この時期の数日間だけ岩洞湖の水が少なくなり湖底に沈んでいた野田街道が浮かんでくるという。ワクワクしながら参加した。
案内人は盛岡遺跡の学び館の神原雄一郎さん。湖底を歩くので長靴を履いてくるようにというのでぐちゃぐちゃなのかと思ってたら、しっかり固まった地面にビックリ・・・
歩いていくとあちこち周囲と色が違う場所がある。縄文時代や平安時代のの竪穴住宅の跡がはっきりとわかる。
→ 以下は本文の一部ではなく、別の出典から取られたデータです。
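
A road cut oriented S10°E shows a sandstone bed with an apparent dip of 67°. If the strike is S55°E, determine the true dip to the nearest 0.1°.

73.3°

β = acute angle between strike S55°E and section S10°E = 45°.
tan δ = tan α / sin β = tan 67° / sin 45° = 2.3559 / 0.7071 = 3.3317
δ = arctan(3.3317) = 73.29°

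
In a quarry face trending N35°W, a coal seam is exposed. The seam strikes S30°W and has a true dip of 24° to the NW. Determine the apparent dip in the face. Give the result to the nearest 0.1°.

Angle between strike (S30°W) and section (N35°W): β = 65°.
tan(apparent dip) = tan 24° · sin 65° = 0.4035
α = arctan(0.4035) = 21.97°

22.0°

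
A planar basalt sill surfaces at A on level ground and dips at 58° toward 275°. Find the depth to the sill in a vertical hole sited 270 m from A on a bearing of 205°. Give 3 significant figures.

148 m

The hole lies 70° from the dip direction, so the down-dip offset is 270 × cos 70° = 92.35 m.
Depth = down-dip offset × tan(dip) = 92.35 × tan 58° = 92.35 × 1.6003
Depth = 147.78 m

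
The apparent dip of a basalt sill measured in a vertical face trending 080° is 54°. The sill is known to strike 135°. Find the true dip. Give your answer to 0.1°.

β = acute angle between strike 135° and section 080° = 55°.
tan δ = tan α / sin β = tan 54° / sin 55° = 1.3764 / 0.8192 = 1.6803
true dip = arctan 1.6803 = 59.24°

59.2°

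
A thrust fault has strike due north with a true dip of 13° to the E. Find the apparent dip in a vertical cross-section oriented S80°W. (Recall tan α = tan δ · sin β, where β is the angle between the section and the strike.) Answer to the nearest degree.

The section lies 80° from the strike.
tan(apparent dip) = tan 13° · sin 80° = 0.2274
α = arctan(0.2274) = 12.81°

13°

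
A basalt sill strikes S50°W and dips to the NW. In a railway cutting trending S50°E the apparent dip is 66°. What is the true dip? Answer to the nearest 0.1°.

66.3°

β = acute angle between strike S50°W and section S50°E = 80°.
tan(true dip) = tan 66° / sin 80° = 2.2807
δ = arctan(2.2807) = 66.32°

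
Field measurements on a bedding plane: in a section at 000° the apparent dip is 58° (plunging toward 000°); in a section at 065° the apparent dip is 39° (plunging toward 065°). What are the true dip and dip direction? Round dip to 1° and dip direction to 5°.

Represent each trace as a vector plunging at its apparent dip toward its trend (east-north-up frame): v₁ = (0.000, 0.530, -0.848), v₂ = (0.704, 0.328, -0.629).
The plane normal is n = v₁ × v₂ ∝ (0.055, 0.597, 0.373).
tan δ = √(n_x²+n_y²)/n_z = 0.600/0.373, so δ = 58.1°.
The horizontal component of n points toward azimuth atan2(n_x, n_y) = 5°, the dip direction.

true dip 58°, dip direction 005°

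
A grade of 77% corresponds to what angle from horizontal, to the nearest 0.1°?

tan θ = 77/100 = 0.7700
θ = arctan(0.7700) = 37.60°

37.6°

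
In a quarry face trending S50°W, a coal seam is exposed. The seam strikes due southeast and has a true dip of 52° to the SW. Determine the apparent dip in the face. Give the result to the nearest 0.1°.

51.9°

Angle between strike (due southeast) and section (S50°W): β = 85°.
tan(apparent dip) = tan 52° · sin 85° = 1.2751
α = arctan(1.2751) = 51.89°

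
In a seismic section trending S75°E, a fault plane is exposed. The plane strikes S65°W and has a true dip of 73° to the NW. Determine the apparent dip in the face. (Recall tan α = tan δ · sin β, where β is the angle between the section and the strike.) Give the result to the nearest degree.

Angle between strike (S65°W) and section (S75°E): β = 40°.
tan(apparent dip) = tan 73° · sin 40° = 2.1025
apparent dip = arctan 2.1025 = 64.56°

65°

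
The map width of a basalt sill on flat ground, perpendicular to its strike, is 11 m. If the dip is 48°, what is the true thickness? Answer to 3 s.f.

8.17 m

True thickness t = w · sin(dip) = 11 × sin 48°
t = 11 × 0.7431 = 8.175 m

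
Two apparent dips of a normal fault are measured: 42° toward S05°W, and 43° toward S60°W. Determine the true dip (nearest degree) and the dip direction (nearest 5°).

The two traces are lines in the plane: v₁ = (sin 185°·cos 42°, cos 185°·cos 42°, −sin 42°), v₂ = (sin 240°·cos 43°, cos 240°·cos 43°, −sin 43°).
n = v₁ × v₂ = (-0.260, -0.380, 0.445) (taken with n_z > 0).
tan δ = √(n_x²+n_y²)/n_z = 0.460/0.445, so δ = 46.0°.
Dip direction = azimuth of (n_x, n_y) = atan2(-0.260, -0.380) = 214°.

true dip 46°, dip direction 215°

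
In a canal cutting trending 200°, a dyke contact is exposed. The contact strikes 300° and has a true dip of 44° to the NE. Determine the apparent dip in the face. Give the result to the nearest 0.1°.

The strike is 300° and the section trends 200°; the acute angle between them is β = 80°.
tan α = tan 44° × sin 80° = 0.9657 × 0.9848 = 0.9510
α = arctan(0.9510) = 43.56°

43.6°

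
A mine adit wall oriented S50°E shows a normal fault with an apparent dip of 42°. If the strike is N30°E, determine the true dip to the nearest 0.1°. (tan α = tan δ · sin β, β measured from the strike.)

β = acute angle between strike N30°E and section S50°E = 80°.
tan δ = tan α / sin β = tan 42° / sin 80° = 0.9004 / 0.9848 = 0.9143
true dip = arctan 0.9143 = 42.44°

42.4°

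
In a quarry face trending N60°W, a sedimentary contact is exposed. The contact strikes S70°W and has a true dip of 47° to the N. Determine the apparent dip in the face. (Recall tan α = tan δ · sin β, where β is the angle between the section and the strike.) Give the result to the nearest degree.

The section lies 50° from the strike.
tan(apparent dip) = tan 47° · sin 50° = 0.8215
apparent dip = arctan 0.8215 = 39.40°

39°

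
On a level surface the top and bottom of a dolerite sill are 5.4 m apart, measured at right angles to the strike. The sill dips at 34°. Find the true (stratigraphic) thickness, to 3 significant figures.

3.02 m

True thickness t = w · sin(dip) = 5.4 × sin 34°
t = 5.4 × 0.5592 = 3.020 m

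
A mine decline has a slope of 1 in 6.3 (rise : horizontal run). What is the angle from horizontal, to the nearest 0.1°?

9.0°

tan θ = 1/6.3 = 0.1587
θ = arctan(0.1587) = 9.02°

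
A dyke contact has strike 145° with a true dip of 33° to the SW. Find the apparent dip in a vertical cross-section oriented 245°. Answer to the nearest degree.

33°

The strike is 145° and the section trends 245°; the acute angle between them is β = 80°.
tan(apparent dip) = tan 33° · sin 80° = 0.6395
α = arctan(0.6395) = 32.60°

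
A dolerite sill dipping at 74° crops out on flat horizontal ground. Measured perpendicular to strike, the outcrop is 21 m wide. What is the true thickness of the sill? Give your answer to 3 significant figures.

20.2 m

True thickness t = w · sin(dip) = 21 × sin 74°
t = 21 × 0.9613 = 20.186 m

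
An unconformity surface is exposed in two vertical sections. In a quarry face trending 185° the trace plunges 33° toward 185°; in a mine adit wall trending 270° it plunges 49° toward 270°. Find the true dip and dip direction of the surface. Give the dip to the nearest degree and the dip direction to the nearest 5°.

true dip 52°, dip direction 245°

Each apparent-dip line lies in the plane. As unit vectors (x east, y north, z up), v₁ plunges 33°→185° and v₂ plunges 49°→270°.
The plane normal is n = v₁ × v₂ ∝ (-0.631, -0.302, 0.548).
True dip = arccos(n_z / |n|) = arccos(0.6170) = 51.9°.
Dip direction = atan2(-0.631, -0.302) = 244° (azimuth of n's horizontal projection).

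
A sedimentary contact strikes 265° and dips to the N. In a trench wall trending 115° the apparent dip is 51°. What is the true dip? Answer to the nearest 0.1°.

68.0°

β = acute angle between strike 265° and section 115° = 30°.
tan(true dip) = tan 51° / sin 30° = 2.4698
true dip = arctan 2.4698 = 67.96°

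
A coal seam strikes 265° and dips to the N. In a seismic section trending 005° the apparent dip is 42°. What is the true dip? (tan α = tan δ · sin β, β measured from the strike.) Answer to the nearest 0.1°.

The section is 80° from the strike.
tan(true dip) = tan 42° / sin 80° = 0.9143
true dip = arctan 0.9143 = 42.44°

42.4°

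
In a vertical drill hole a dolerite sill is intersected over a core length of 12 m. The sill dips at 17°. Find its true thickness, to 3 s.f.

11.5 m

True thickness t = h · cos(dip) = 12 × cos 17°
t = 12 × 0.9563 = 11.476 m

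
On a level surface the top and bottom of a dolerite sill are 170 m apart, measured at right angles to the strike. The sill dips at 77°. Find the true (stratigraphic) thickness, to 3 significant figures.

True thickness t = w · sin(dip) = 170 × sin 77°
t = 170 × 0.9744 = 165.643 m

166 m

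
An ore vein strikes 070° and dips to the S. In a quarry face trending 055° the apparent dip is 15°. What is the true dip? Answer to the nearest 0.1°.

The section is 15° from the strike.
tan(true dip) = tan 15° / sin 15° = 1.0353
δ = arctan(1.0353) = 45.99°

46.0°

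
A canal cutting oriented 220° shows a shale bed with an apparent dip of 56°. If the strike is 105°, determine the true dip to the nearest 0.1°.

58.6°

β = acute angle between strike 105° and section 220° = 65°.
tan(true dip) = tan 56° / sin 65° = 1.6358
δ = arctan(1.6358) = 58.56°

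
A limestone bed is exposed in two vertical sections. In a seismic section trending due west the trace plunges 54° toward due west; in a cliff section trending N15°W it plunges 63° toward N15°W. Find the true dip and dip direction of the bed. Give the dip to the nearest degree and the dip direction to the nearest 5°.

true dip 65°, dip direction 320°

Each apparent-dip line lies in the plane. As unit vectors (x east, y north, z up), v₁ plunges 54°→due west and v₂ plunges 63°→N15°W.
Cross product v₁ × v₂ gives the pole to the plane: n ∝ (-0.355, 0.429, 0.258).
tan δ = √(n_x²+n_y²)/n_z = 0.556/0.258, so δ = 65.1°.
The horizontal component of n points toward azimuth atan2(n_x, n_y) = 320°, the dip direction.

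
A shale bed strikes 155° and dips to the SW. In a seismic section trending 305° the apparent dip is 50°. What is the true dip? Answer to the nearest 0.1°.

67.2°

β = acute angle between strike 155° and section 305° = 30°.
tan δ = tan α / sin β = tan 50° / sin 30° = 1.1918 / 0.5000 = 2.3835
δ = arctan(2.3835) = 67.24°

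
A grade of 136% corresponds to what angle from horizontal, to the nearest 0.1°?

53.7°

tan θ = 136/100 = 1.3600
θ = arctan(1.3600) = 53.67°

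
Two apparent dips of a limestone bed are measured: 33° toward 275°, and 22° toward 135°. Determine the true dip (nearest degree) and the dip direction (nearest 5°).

Represent each trace as a vector plunging at its apparent dip toward its trend (east-north-up frame): v₁ = (-0.835, 0.073, -0.545), v₂ = (0.656, -0.656, -0.375).
Cross product v₁ × v₂ gives the pole to the plane: n ∝ (-0.384, -0.670, 0.500).
tan δ = √(n_x²+n_y²)/n_z = 0.773/0.500, so δ = 57.1°.
Dip direction = azimuth of (n_x, n_y) = atan2(-0.384, -0.670) = 210°.

true dip 57°, dip direction 210°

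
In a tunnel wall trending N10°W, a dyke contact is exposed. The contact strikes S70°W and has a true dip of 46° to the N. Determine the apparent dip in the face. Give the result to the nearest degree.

46°

Angle between strike (S70°W) and section (N10°W): β = 80°.
tan(apparent dip) = tan 46° · sin 80° = 1.0198
apparent dip = arctan 1.0198 = 45.56°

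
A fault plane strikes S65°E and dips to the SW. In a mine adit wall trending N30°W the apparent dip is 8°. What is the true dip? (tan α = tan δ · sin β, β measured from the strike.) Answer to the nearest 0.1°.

The section is 35° from the strike.
tan δ = tan α / sin β = tan 8° / sin 35° = 0.1405 / 0.5736 = 0.2450
true dip = arctan 0.2450 = 13.77°

13.8°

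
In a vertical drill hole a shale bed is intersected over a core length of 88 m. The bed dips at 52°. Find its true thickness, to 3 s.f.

54.2 m

True thickness t = h · cos(dip) = 88 × cos 52°
t = 88 × 0.6157 = 54.178 m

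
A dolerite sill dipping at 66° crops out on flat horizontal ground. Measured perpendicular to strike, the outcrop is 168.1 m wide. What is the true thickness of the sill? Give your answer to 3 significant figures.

154 m

True thickness t = w · sin(dip) = 168.1 × sin 66°
t = 168.1 × 0.9135 = 153.567 m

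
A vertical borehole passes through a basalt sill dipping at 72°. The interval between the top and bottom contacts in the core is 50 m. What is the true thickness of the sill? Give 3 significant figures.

True thickness t = h · cos(dip) = 50 × cos 72°
t = 50 × 0.3090 = 15.451 m

15.5 m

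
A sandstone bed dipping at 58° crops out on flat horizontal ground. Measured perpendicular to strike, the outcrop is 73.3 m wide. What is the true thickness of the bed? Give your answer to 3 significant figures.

True thickness t = w · sin(dip) = 73.3 × sin 58°
t = 73.3 × 0.8480 = 62.162 m

62.2 m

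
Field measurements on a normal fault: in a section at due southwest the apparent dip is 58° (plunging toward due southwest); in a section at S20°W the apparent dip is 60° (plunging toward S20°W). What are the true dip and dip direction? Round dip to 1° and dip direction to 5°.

Represent each trace as a vector plunging at its apparent dip toward its trend (east-north-up frame): v₁ = (-0.375, -0.375, -0.848), v₂ = (-0.171, -0.470, -0.866).
The plane normal is n = v₁ × v₂ ∝ (-0.074, -0.179, 0.112).
Dip δ = arctan(|n_h|/n_z) = arctan(0.194/0.112) = 60.0°.
Dip direction = atan2(-0.074, -0.179) = 202° (azimuth of n's horizontal projection).

true dip 60°, dip direction 200°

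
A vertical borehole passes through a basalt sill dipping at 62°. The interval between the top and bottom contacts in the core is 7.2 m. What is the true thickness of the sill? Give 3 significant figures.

True thickness t = h · cos(dip) = 7.2 × cos 62°
t = 7.2 × 0.4695 = 3.380 m

3.38 m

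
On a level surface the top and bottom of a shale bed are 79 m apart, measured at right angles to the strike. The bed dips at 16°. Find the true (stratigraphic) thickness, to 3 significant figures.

True thickness t = w · sin(dip) = 79 × sin 16°
t = 79 × 0.2756 = 21.775 m

21.8 m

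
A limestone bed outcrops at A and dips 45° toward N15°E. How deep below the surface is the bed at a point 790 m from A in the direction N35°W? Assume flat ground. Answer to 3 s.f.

The hole lies 50° from the dip direction, so the down-dip offset is 790 × cos 50° = 507.80 m.
Depth = down-dip offset × tan(dip) = 507.80 × tan 45° = 507.80 × 1.0000
Depth = 507.80 m

508 m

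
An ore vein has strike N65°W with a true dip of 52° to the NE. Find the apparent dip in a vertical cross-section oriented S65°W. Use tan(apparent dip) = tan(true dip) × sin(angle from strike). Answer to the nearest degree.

44°

The strike is N65°W and the section trends S65°W; the acute angle between them is β = 50°.
tan α = tan 52° × sin 50° = 1.2799 × 0.7660 = 0.9805
apparent dip = arctan 0.9805 = 44.44°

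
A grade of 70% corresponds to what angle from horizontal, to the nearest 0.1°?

35.0°

tan θ = 70/100 = 0.7000
θ = arctan(0.7000) = 34.99°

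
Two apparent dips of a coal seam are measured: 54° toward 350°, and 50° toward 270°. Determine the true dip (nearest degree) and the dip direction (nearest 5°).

true dip 59°, dip direction 315°

Each apparent-dip line lies in the plane. As unit vectors (x east, y north, z up), v₁ plunges 54°→350° and v₂ plunges 50°→270°.
n = v₁ × v₂ = (-0.443, 0.442, 0.372) (taken with n_z > 0).
tan δ = √(n_x²+n_y²)/n_z = 0.626/0.372, so δ = 59.3°.
Dip direction = atan2(-0.443, 0.442) = 315° (azimuth of n's horizontal projection).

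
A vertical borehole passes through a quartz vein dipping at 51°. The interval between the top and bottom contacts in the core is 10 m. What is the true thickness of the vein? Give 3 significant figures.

True thickness t = h · cos(dip) = 10 × cos 51°
t = 10 × 0.6293 = 6.293 m

6.29 m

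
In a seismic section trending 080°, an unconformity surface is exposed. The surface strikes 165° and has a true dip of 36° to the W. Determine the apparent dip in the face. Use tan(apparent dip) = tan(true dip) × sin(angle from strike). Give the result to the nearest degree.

The section lies 85° from the strike.
tan α = tan 36° × sin 85° = 0.7265 × 0.9962 = 0.7238
α = arctan(0.7238) = 35.90°

36°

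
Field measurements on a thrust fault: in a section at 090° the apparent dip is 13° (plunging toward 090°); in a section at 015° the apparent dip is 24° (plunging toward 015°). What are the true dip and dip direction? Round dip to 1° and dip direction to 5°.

true dip 25°, dip direction 030°

The two traces are lines in the plane: v₁ = (sin 90°·cos 13°, cos 90°·cos 13°, −sin 13°), v₂ = (sin 15°·cos 24°, cos 15°·cos 24°, −sin 24°).
Cross product v₁ × v₂ gives the pole to the plane: n ∝ (0.199, 0.343, 0.860).
Dip δ = arctan(|n_h|/n_z) = arctan(0.396/0.860) = 24.8°.
Dip direction = atan2(0.199, 0.343) = 30° (azimuth of n's horizontal projection).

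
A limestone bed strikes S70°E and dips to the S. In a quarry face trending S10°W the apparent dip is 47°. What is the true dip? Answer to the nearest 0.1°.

β = acute angle between strike S70°E and section S10°W = 80°.
tan(true dip) = tan 47° / sin 80° = 1.0889
δ = arctan(1.0889) = 47.44°

47.4°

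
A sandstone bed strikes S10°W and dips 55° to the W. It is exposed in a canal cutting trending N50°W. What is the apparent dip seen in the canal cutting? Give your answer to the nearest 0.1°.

51.0°

Angle between strike (S10°W) and section (N50°W): β = 60°.
tan(apparent dip) = tan 55° · sin 60° = 1.2368
apparent dip = arctan 1.2368 = 51.04°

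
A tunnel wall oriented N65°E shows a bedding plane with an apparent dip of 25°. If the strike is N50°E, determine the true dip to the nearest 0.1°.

61.0°

β = acute angle between strike N50°E and section N65°E = 15°.
tan δ = tan α / sin β = tan 25° / sin 15° = 0.4663 / 0.2588 = 1.8017
δ = arctan(1.8017) = 60.97°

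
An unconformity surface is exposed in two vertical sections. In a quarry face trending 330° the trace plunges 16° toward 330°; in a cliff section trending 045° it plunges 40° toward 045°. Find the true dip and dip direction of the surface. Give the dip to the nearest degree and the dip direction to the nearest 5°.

true dip 40°, dip direction 040°

Each apparent-dip line lies in the plane. As unit vectors (x east, y north, z up), v₁ plunges 16°→330° and v₂ plunges 40°→045°.
The plane normal is n = v₁ × v₂ ∝ (0.386, 0.458, 0.711).
Dip δ = arctan(|n_h|/n_z) = arctan(0.599/0.711) = 40.1°.
Dip direction = azimuth of (n_x, n_y) = atan2(0.386, 0.458) = 40°.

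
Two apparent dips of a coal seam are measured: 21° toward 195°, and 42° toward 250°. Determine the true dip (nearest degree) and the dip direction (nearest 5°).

true dip 42°, dip direction 260°

The two traces are lines in the plane: v₁ = (sin 195°·cos 21°, cos 195°·cos 21°, −sin 21°), v₂ = (sin 250°·cos 42°, cos 250°·cos 42°, −sin 42°).
Cross product v₁ × v₂ gives the pole to the plane: n ∝ (-0.512, -0.089, 0.568).
True dip = arccos(n_z / |n|) = arccos(0.7378) = 42.5°.
The horizontal component of n points toward azimuth atan2(n_x, n_y) = 260°, the dip direction.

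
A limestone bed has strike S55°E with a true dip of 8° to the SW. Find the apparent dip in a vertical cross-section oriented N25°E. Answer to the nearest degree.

8°

The strike is S55°E and the section trends N25°E; the acute angle between them is β = 80°.
tan α = tan 8° × sin 80° = 0.1405 × 0.9848 = 0.1384
apparent dip = arctan 0.1384 = 7.88°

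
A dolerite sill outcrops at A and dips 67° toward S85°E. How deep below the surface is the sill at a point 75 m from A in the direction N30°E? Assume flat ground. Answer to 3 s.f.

The hole lies 65° from the dip direction, so the down-dip offset is 75 × cos 65° = 31.70 m.
Depth = down-dip offset × tan(dip) = 31.70 × tan 67° = 31.70 × 2.3559
Depth = 74.67 m

74.7 m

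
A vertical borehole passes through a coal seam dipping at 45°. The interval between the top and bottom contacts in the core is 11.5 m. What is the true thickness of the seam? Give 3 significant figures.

8.13 m

True thickness t = h · cos(dip) = 11.5 × cos 45°
t = 11.5 × 0.7071 = 8.132 m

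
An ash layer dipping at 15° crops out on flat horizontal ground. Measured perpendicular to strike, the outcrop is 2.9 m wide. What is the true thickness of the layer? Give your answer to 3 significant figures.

True thickness t = w · sin(dip) = 2.9 × sin 15°
t = 2.9 × 0.2588 = 0.751 m

0.751 m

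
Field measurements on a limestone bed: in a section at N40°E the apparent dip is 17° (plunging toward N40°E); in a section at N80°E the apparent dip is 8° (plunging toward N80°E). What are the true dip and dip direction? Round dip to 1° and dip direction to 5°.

The two traces are lines in the plane: v₁ = (sin 40°·cos 17°, cos 40°·cos 17°, −sin 17°), v₂ = (sin 80°·cos 8°, cos 80°·cos 8°, −sin 8°).
Cross product v₁ × v₂ gives the pole to the plane: n ∝ (0.052, 0.200, 0.609).
tan δ = √(n_x²+n_y²)/n_z = 0.206/0.609, so δ = 18.7°.
Dip direction = atan2(0.052, 0.200) = 15° (azimuth of n's horizontal projection).

true dip 19°, dip direction 015°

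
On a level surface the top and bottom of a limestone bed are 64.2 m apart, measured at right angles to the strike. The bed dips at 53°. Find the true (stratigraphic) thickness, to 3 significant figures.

True thickness t = w · sin(dip) = 64.2 × sin 53°
t = 64.2 × 0.7986 = 51.272 m

51.3 m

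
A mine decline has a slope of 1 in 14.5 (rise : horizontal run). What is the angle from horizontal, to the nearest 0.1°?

tan θ = 1/14.5 = 0.0690
θ = arctan(0.0690) = 3.95°

3.9°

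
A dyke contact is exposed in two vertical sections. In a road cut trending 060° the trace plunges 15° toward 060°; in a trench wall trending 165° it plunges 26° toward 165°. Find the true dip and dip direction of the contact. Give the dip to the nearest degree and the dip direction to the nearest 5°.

Represent each trace as a vector plunging at its apparent dip toward its trend (east-north-up frame): v₁ = (0.837, 0.483, -0.259), v₂ = (0.233, -0.868, -0.438).
Cross product v₁ × v₂ gives the pole to the plane: n ∝ (0.436, -0.306, 0.839).
True dip = arccos(n_z / |n|) = arccos(0.8438) = 32.5°.
Dip direction = atan2(0.436, -0.306) = 125° (azimuth of n's horizontal projection).

true dip 32°, dip direction 125°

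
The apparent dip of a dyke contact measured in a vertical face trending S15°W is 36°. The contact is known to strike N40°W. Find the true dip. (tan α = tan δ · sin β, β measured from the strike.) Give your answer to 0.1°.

The section is 55° from the strike.
tan(true dip) = tan 36° / sin 55° = 0.8869
true dip = arctan 0.8869 = 41.57°

41.6°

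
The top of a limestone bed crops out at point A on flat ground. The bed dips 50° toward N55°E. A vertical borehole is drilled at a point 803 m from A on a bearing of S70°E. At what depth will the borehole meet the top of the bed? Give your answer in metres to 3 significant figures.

The hole lies 55° from the dip direction, so the down-dip offset is 803 × cos 55° = 460.58 m.
Depth = down-dip offset × tan(dip) = 460.58 × tan 50° = 460.58 × 1.1918
Depth = 548.90 m

549 m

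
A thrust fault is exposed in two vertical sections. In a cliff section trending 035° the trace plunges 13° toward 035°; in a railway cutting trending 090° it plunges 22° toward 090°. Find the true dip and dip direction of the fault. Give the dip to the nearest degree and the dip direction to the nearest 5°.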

これは狩りをするための仕掛けで穴を掘って落とし穴を作って動物を追い込んで捕らえるものだそうだ。いくつもならんでいる。
途中、縄文土器のかけらも見かけた。
どうして?こんな寒~いところに縄文時代から人が住んでいたの?信じられない!!
神原さんの話によれば、ここで発見されている土器石器は、平安時代(1000年前)縄文時代の4000年前から8500年前のもので、1点だけだが約9000年前に流行した押方文土器も発見されているという。この周辺の遺跡からは13000年前の旧石器時代終末期の石器も発見されているというのだから驚きだった。
今年は水が少なく例年はここまで見えていないというが、相当大きな家であろうと思われる礎石が見られ、蹄鉄やビール瓶、食器のかけらなどが散乱していた。神原さんの話では宿ではないかという。きっと塩を運んでここで1泊する場所だっただろうという。便所のあともしっかりと残っていた。
そこに沿うような形で野田街道がはっきりと浮かんでいた。湿気の多い地域だったらしく、道の中に小枝や茅などが束ねて埋め込まれ歩きやすくする工夫がとられていた。
いつもは湖底となっている岩の上で1万年以上も前の人々の暮らしに思いをはせながら、おにぎりをほおばった。どうしても信じられない思いを抱きながら・・・・
帰りに塚の沢一里塚によった。岩手県指定史跡に指定されている。江戸時代徳川秀忠の命で街道の整備が行われ目安として1里毎に塚を築かせたという。ここも所有者の方が手入れをしてくださって塚とわかる形で保存されていた。2つの山の間が4㍍ありそれが野田街道だという。
見たこのもないものを見て、知らない世界に入り込んだような感動した日だった。でも―やっぱり岩洞湖底に沈むミステリーだ。